Comment by spb
11 years ago
"How often are you going to be multiplying sevens and cats? Soooo much."
Where the fuck does this meme of "fundamental type mismatches come up all the time in ordinary code" come from? What kind of defective system are people writing where it's normal for strings and numbers to be interpreted relationally (even accidentally)?
It sounds like the author is trying to demonstrate the significance of things like syntax transformations and format conversions (like transforming an email address to a mailto link), but that's nothing like "multiplying sevens and cats". It's manipulating things that aren't inherently incompatible - if anything, it's multiplying sevens and "7"s.
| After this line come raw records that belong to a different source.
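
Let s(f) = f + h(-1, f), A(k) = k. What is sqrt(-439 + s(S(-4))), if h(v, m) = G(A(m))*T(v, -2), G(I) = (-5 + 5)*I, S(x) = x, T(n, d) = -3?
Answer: I*sqrt(443) ≈ 21.048*I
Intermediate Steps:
G(I) = 0 (G(I) = 0*I = 0)
h(v, m) = 0 (h(v, m) = 0*(-3) = 0)
s(f) = f (s(f) = f + 0 = f)
sqrt(-439 + s(S(-4))) = sqrt(-439 - 4) = sqrt(-443) = I*sqrt(443)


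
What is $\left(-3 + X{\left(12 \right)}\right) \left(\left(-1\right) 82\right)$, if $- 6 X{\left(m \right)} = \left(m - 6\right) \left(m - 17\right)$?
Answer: $-164$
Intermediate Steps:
$X{\left(m \right)} = - \frac{\left(-17 + m\right) \left(-6 + m\right)}{6}$ ($X{\left(m \right)} = - \frac{\left(m - 6\right) \left(m - 17\right)}{6} = - \frac{\left(-6 + m\right) \left(-17 + m\right)}{6} = - \frac{\left(-17 + m\right) \left(-6 + m\right)}{6}$)
$\left(-3 + X{\left(12 \right)}\right) \left(\left(-1\right) 82\right) = \left(-3 - \left(-29 + 24\right)\right) \left(\left(-1\right) 82\right) = \left(-3 - -5\right) \left(-82\right) = \left(-3 + 5\right) \left(-82\right) = 2 \left(-82\right) = -164$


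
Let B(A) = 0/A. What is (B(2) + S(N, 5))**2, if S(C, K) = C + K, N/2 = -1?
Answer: 9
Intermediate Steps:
N = -2 (N = 2*(-1) = -2)
B(A) = 0
(B(2) + S(N, 5))**2 = (0 + (-2 + 5))**2 = (0 + 3)**2 = 3**2 = 9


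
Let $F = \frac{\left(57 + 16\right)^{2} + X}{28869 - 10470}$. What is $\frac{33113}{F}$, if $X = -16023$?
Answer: $- \frac{609246087}{10694} \approx -56971.0$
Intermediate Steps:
$F = - \frac{10694}{18399}$ ($F = \frac{\left(57 + 16\right)^{2} - 16023}{28869 - 10470} = \frac{73^{2} - 16023}{18399} = \left(5329 - 16023\right) \frac{1}{18399} = \left(-10694\right) \frac{1}{18399} = - \frac{10694}{18399} \approx -0.58123$)
$\frac{33113}{F} = \frac{33113}{- \frac{10694}{18399}} = 33113 \left(- \frac{18399}{10694}\right) = - \frac{609246087}{10694}$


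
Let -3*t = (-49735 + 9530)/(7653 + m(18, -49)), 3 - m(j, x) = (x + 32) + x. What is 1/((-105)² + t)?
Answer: 2106/23222305 ≈ 9.0689e-5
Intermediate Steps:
m(j, x) = -29 - 2*x (m(j, x) = 3 - ((x + 32) + x) = 3 - ((32 + x) + x) = 3 - (32 + 2*x) = 3 + (-32 - 2*x) = -29 - 2*x)
t = 3655/2106 (t = -(-49735 + 9530)/(3*(7653 + (-29 - 2*(-49)))) = -(-40205)/(3*(7653 + (-29 + 98))) = -(-40205)/(3*(7653 + 69)) = -(-40205)/(3*7722) = -⅓*(-3655/702) = 3655/2106 ≈ 1.7355)
1/((-105)² + t) = 1/((-105)² + 3655/2106) = 1/(11025 + 3655/2106) = 1/(23222305/2106) = 2106/23222305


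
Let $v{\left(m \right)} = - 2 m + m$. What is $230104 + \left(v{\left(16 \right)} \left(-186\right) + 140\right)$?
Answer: $233220$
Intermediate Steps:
$v{\left(m \right)} = - m$
$230104 + \left(v{\left(16 \right)} \left(-186\right) + 140\right) = 230104 + \left(\left(-1\right) 16 \left(-186\right) + 140\right) = 230104 + \left(\left(-16\right) \left(-186\right) + 140\right) = 230104 + \left(2976 + 140\right) = 230104 + 3116 = 233220$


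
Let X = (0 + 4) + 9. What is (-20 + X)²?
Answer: 49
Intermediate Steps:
X = 13 (X = 4 + 9 = 13)
(-20 + X)² = (-20 + 13)² = (-7)² = 49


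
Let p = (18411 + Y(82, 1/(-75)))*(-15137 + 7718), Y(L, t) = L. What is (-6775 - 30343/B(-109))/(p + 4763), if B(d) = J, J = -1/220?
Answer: -6668685/137194804 ≈ -0.048607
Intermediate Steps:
p = -137199567 (p = (18411 + 82)*(-15137 + 7718) = 18493*(-7419) = -137199567)
J = -1/220 (J = -1*1/220 = -1/220 ≈ -0.0045455)
B(d) = -1/220
(-6775 - 30343/B(-109))/(p + 4763) = (-6775 - 30343/(-1/220))/(-137199567 + 4763) = (-6775 - 30343*(-220))/(-137194804) = (-6775 + 6675460)*(-1/137194804) = 6668685*(-1/137194804) = -6668685/137194804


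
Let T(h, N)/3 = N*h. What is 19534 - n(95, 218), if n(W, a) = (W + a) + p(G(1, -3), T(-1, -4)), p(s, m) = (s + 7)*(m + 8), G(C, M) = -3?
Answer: 19141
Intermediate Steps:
T(h, N) = 3*N*h (T(h, N) = 3*(N*h) = 3*N*h)
p(s, m) = (7 + s)*(8 + m)
n(W, a) = 80 + W + a (n(W, a) = (W + a) + (56 + 7*(3*(-4)*(-1)) + 8*(-3) + (3*(-4)*(-1))*(-3)) = (W + a) + (56 + 7*12 - 24 + 12*(-3)) = (W + a) + (56 + 84 - 24 - 36) = (W + a) + 80 = 80 + W + a)
19534 - n(95, 218) = 19534 - (80 + 95 + 218) = 19534 - 1*393 = 19534 - 393 = 19141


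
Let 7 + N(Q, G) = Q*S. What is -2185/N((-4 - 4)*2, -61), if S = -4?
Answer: -115/3 ≈ -38.333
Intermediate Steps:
N(Q, G) = -7 - 4*Q (N(Q, G) = -7 + Q*(-4) = -7 - 4*Q)
-2185/N((-4 - 4)*2, -61) = -2185/(-7 - 4*(-4 - 4)*2) = -2185/(-7 - (-32)*2) = -2185/(-7 - 4*(-16)) = -2185/(-7 + 64) = -2185/57 = -2185*1/57 = -115/3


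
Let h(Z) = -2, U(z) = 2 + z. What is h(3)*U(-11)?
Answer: 18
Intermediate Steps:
h(3)*U(-11) = -2*(2 - 11) = -2*(-9) = 18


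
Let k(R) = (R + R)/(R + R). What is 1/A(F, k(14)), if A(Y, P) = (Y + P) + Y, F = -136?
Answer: -1/271 ≈ -0.0036900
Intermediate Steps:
k(R) = 1 (k(R) = (2*R)/((2*R)) = (2*R)*(1/(2*R)) = 1)
A(Y, P) = P + 2*Y (A(Y, P) = (P + Y) + Y = P + 2*Y)
1/A(F, k(14)) = 1/(1 + 2*(-136)) = 1/(1 - 272) = 1/(-271) = -1/271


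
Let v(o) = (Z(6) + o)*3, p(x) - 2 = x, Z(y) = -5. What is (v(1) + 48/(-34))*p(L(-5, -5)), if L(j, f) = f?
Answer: 684/17 ≈ 40.235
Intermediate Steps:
p(x) = 2 + x
v(o) = -15 + 3*o (v(o) = (-5 + o)*3 = -15 + 3*o)
(v(1) + 48/(-34))*p(L(-5, -5)) = ((-15 + 3*1) + 48/(-34))*(2 - 5) = ((-15 + 3) + 48*(-1/34))*(-3) = (-12 - 24/17)*(-3) = -228/17*(-3) = 684/17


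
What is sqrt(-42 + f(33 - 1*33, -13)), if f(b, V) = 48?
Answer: sqrt(6) ≈ 2.4495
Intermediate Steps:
sqrt(-42 + f(33 - 1*33, -13)) = sqrt(-42 + 48) = sqrt(6)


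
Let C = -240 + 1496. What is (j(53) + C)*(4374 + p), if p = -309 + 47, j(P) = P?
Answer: 5382608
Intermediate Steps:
C = 1256
p = -262
(j(53) + C)*(4374 + p) = (53 + 1256)*(4374 - 262) = 1309*4112 = 5382608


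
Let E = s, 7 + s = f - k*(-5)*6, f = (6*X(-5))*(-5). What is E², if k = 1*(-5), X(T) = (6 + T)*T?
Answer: 49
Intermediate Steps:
X(T) = T*(6 + T)
k = -5
f = 150 (f = (6*(-5*(6 - 5)))*(-5) = (6*(-5*1))*(-5) = (6*(-5))*(-5) = -30*(-5) = 150)
s = -7 (s = -7 + (150 - (-5*(-5))*6) = -7 + (150 - 25*6) = -7 + (150 - 1*150) = -7 + (150 - 150) = -7 + 0 = -7)
E = -7
E² = (-7)² = 49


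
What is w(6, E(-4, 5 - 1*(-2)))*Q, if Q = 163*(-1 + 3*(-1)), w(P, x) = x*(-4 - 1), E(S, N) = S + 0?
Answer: -13040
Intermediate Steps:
E(S, N) = S
w(P, x) = -5*x (w(P, x) = x*(-5) = -5*x)
Q = -652 (Q = 163*(-1 - 3) = 163*(-4) = -652)
w(6, E(-4, 5 - 1*(-2)))*Q = -5*(-4)*(-652) = 20*(-652) = -13040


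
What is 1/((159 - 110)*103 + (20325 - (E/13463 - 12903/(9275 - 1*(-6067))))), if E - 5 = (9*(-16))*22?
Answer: 68849782/1746930748849 ≈ 3.9412e-5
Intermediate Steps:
E = -3163 (E = 5 + (9*(-16))*22 = 5 - 144*22 = 5 - 3168 = -3163)
1/((159 - 110)*103 + (20325 - (E/13463 - 12903/(9275 - 1*(-6067))))) = 1/((159 - 110)*103 + (20325 - (-3163/13463 - 12903/(9275 - 1*(-6067))))) = 1/(49*103 + (20325 - (-3163*1/13463 - 12903/(9275 + 6067)))) = 1/(5047 + (20325 - (-3163/13463 - 12903/15342))) = 1/(5047 + (20325 - (-3163/13463 - 12903*1/15342))) = 1/(5047 + (20325 - (-3163/13463 - 4301/5114))) = 1/(5047 + (20325 - 1*(-74079945/68849782))) = 1/(5047 + (20325 + 74079945/68849782)) = 1/(5047 + 1399445899095/68849782) = 1/(1746930748849/68849782) = 68849782/1746930748849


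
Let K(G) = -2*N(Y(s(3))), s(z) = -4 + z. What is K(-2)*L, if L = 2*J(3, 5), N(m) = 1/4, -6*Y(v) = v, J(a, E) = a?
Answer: -3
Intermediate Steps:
Y(v) = -v/6
N(m) = 1/4
K(G) = -1/2 (K(G) = -2*1/4 = -1/2)
L = 6 (L = 2*3 = 6)
K(-2)*L = -1/2*6 = -3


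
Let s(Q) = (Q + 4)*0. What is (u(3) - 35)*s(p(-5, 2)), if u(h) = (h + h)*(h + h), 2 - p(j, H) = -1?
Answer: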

All these batshit insane contrived examples in asides like http://www.bloomberg.com/graphics/2015-paul-ford-what-is-cod... do is make code seem less accessible and comprehensible to anybody who isn't already intimately familiar with what's safe to interpret as sarcasm or hyperbole and what's not, which goes exactly contrary to the stated thesis of the article.
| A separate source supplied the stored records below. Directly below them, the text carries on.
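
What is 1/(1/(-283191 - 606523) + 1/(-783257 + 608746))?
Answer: -155264879854/1064225 ≈ -1.4589e+5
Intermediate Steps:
1/(1/(-283191 - 606523) + 1/(-783257 + 608746)) = 1/(1/(-889714) + 1/(-174511)) = 1/(-1/889714 - 1/174511) = 1/(-1064225/155264879854) = -155264879854/1064225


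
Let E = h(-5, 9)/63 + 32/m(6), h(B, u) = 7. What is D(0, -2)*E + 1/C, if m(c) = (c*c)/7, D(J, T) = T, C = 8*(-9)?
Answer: -913/72 ≈ -12.681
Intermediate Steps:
C = -72
m(c) = c²/7 (m(c) = c²*(⅐) = c²/7)
E = 19/3 (E = 7/63 + 32/(((⅐)*6²)) = 7*(1/63) + 32/(((⅐)*36)) = ⅑ + 32/(36/7) = ⅑ + 32*(7/36) = ⅑ + 56/9 = 19/3 ≈ 6.3333)
D(0, -2)*E + 1/C = -2*19/3 + 1/(-72) = -38/3 - 1/72 = -913/72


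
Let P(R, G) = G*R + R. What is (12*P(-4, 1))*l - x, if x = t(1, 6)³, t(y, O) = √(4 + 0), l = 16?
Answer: -1544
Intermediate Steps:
t(y, O) = 2 (t(y, O) = √4 = 2)
x = 8 (x = 2³ = 8)
P(R, G) = R + G*R
(12*P(-4, 1))*l - x = (12*(-4*(1 + 1)))*16 - 1*8 = (12*(-4*2))*16 - 8 = (12*(-8))*16 - 8 = -96*16 - 8 = -1536 - 8 = -1544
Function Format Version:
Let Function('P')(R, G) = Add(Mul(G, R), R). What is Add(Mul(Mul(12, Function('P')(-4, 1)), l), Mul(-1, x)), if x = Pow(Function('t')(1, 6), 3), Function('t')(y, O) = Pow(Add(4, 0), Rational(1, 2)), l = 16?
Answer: -1544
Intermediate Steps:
Function('t')(y, O) = 2 (Function('t')(y, O) = Pow(4, Rational(1, 2)) = 2)
x = 8 (x = Pow(2, 3) = 8)
Function('P')(R, G) = Add(R, Mul(G, R))
Add(Mul(Mul(12, Function('P')(-4, 1)), l), Mul(-1, x)) = Add(Mul(Mul(12, Mul(-4, Add(1, 1))), 16), Mul(-1, 8)) = Add(Mul(Mul(12, Mul(-4, 2)), 16), -8) = Add(Mul(Mul(12, -8), 16), -8) = Add(Mul(-96, 16), -8) = Add(-1536, -8) = -1544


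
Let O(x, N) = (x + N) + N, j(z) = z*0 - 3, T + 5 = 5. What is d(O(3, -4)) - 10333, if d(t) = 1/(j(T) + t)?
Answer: -82665/8 ≈ -10333.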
It can happen accidentally quite easily. Someone new to a codebase starts hacking in a feature and mistypes a variable as 'value' instead of 'values'. They fail to realize there's already a 'value' variable in the global namespace (perhaps it's a gigantic spaghetti code mess of a file). They don't have good test cases that exercise this exact line and fail to see the bug. Code ships to production, three months later the line runs and explodes.
Your example is quite good, although there are far more bulletproof ways than exhaustive test cases to make sure this doesn't happen.
On the web it's sort of all strings, so it's not hard to be in a situation where you have "length=7" & "cat=tabby" and get into a problem. Beyond that, many developers are in the habit of using primitives for everything, which makes these sorts of errors much more common.
Yes, it's possible to have strings for two different things. In what world are those strings going to be cross-evaluated?